The National Security Agency (NSA) established by President Truman's executive order October 24 is a counterpart to Britain's 6-year-old GCHQ; its huge budget will remain secret, officials will barely acknowledge its existence, and it will become larger than the 5-year-old CIA and the 44-year-old FBI combined. Established within the Department of Defense, it has a mission to conduct electronic surveillance of communications; formulate and protect codes, ciphers, and other forms of cryptology; intercept, decode, and analyze coded transmissions by electronic or other means from potentially inimical foreign and domestic governments and individuals. Headed by a general or admiral, the super-secret group will operate posts around the world to intercept signals and will grow to have an annual budget in the range of $5 billion (see Central Security Service, 1972; Foreign Intelligence Surveillance Act, 1978).
The U.S. Atomic Energy Commission tests a nuclear-fusion (hydrogen) device at the Eniwetok proving grounds in the Pacific November 1 (see 1951; von Neumann, Fuchs, 1946; Truman, 1950). Physicist Raemer E. Schreiber of Manhattan Project fame has led the group that has gone to Eniwetok to assemble the 82-ton, 20-foot-long device, nicknamed "Mike," from materials that include purple-black uranium, silvery deuterium, a touch of tritium, gold leaf, and waxy polyethylene.

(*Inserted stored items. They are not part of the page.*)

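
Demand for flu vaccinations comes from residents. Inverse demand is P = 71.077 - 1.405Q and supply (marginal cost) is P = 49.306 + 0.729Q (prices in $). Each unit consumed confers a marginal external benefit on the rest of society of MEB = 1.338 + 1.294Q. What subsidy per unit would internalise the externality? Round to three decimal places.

subsidy = $36.937 per unit

Social marginal benefit = demand + MEB = 72.415 - 0.111Q.
Set SMB = MC: 72.415 - 0.111Q = 49.306 + 0.729Q → Q* = 27.5107.
The Pigouvian subsidy equals MEB at Q*: 1.338 + 1.294×27.5107 = 36.9368.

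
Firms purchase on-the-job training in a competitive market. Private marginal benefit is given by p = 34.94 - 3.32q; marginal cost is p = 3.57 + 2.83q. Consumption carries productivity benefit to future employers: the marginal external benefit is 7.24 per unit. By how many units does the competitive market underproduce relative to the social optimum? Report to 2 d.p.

Market equilibrium (private): 3.57 + 2.83q = 34.94 - 3.32q → q_m = 5.1008.
Social marginal benefit = demand + MEB = 42.18 - 3.32q.
Set SMB = MC: 42.18 - 3.32q = 3.57 + 2.83q → q* = 6.2780.
Gap = |5.1008 − 6.2780| = 1.1772.

1.18 units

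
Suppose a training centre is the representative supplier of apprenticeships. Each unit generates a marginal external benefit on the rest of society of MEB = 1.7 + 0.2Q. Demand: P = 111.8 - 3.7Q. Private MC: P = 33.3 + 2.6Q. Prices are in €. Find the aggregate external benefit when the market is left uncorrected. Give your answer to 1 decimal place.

Market equilibrium (private): 33.3 + 2.6Q = 111.8 - 3.7Q → Q_m = 12.4603.
Total external benefit = ∫₀^{Q_m} (1.7 + 0.2Q) dQ = 1.7×12.4603 + ½×0.2×12.4603² = 36.7084.

€36.7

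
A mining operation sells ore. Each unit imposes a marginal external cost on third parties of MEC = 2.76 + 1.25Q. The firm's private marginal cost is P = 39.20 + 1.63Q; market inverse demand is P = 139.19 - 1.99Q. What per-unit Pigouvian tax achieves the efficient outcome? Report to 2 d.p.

tax = 27.72 per unit

Social marginal cost = private MC + MEC = 41.96 + 2.88Q.
Set SMC = demand: 41.96 + 2.88Q = 139.19 - 1.99Q → Q* = 19.9651.
The Pigouvian tax equals MEC at Q*: 2.76 + 1.25×19.9651 = 27.7164.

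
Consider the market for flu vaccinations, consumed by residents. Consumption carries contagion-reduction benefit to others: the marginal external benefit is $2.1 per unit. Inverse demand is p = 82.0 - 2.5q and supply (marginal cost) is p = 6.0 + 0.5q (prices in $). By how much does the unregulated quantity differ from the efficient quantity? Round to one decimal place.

0.7 units

Market equilibrium (private): 6.0 + 0.5q = 82.0 - 2.5q → q_m = 25.3333.
Social marginal benefit = demand + MEB = 84.1 - 2.5q.
Set SMB = MC: 84.1 - 2.5q = 6.0 + 0.5q → q* = 26.0333.
Gap = |25.3333 − 26.0333| = 0.7000.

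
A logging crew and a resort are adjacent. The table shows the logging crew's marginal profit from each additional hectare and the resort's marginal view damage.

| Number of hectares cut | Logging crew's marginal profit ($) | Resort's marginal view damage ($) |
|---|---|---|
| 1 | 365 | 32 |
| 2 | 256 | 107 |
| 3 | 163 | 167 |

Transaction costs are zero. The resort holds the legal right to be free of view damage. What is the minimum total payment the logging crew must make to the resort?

Efficient level: marginal profit ≥ marginal view damage through level 2, so k* = 2.
With the resort holding the right, the logging crew must at least compensate total damage at k*: 32 + 107 = 139.

$139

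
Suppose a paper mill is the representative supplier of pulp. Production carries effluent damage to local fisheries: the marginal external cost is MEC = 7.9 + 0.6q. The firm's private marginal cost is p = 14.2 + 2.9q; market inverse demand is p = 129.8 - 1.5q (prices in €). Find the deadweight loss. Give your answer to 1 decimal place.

Market equilibrium (private): 14.2 + 2.9q = 129.8 - 1.5q → q_m = 26.2727.
Social marginal cost = private MC + MEC = 22.1 + 3.5q.
Set SMC = demand: 22.1 + 3.5q = 129.8 - 1.5q → q* = 21.5400.
The loss is the area between SMC and demand from q* to q_m; with linear curves that's a triangle of height MEC(q_m).
DWL = ½ × 4.7327 × 23.6636 = 55.9964.

DWL = €56.0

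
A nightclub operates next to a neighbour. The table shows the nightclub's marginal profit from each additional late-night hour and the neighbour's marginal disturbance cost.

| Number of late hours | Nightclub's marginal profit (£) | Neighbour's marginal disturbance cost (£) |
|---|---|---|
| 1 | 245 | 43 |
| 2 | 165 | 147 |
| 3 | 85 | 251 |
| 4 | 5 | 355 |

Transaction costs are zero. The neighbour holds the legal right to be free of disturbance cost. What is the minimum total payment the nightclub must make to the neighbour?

Efficient level: marginal profit ≥ marginal disturbance cost through level 2, so k* = 2.
With the neighbour holding the right, the nightclub must at least compensate total damage at k*: 43 + 147 = 190.

£190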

Conducted at 7:15 local time, the test is based on work by the late nuclear chemist William Draper Harkins and is the first full-scale thermonuclear explosion in history, letting go a fireball more than three miles long that soon fills the sky with a mushroom cloud eight miles wide at its stem, 27 miles long at its top, and nearly 1,000 times as powerful as the bomb dropped on Hiroshima in 1945 (see 1951; Bikini, 1954).
Gen. Eisenhower wins 55 percent of the popular vote and 442 electoral votes in the U.S. presidential election, Stevenson only 89 electoral votes with 44 percent of the popular vote. President-elect Eisenhower visits Korea December 2 in fulfillment of a campaign promise. The UN adopts an Indian proposal for a Korean armistice December 3 but Beijing (Peking) rejects it December 15.
Scholar Owen Lattimore is indicted in December for perjury in connection with testimony he has given to defend himself against Sen. McCarthy's accusations of his being a Soviet agent (see 1950). A federal judge will quash the indictment in 1955, and the government will later drop the case for lack of evidence (see McCarthy, 1954).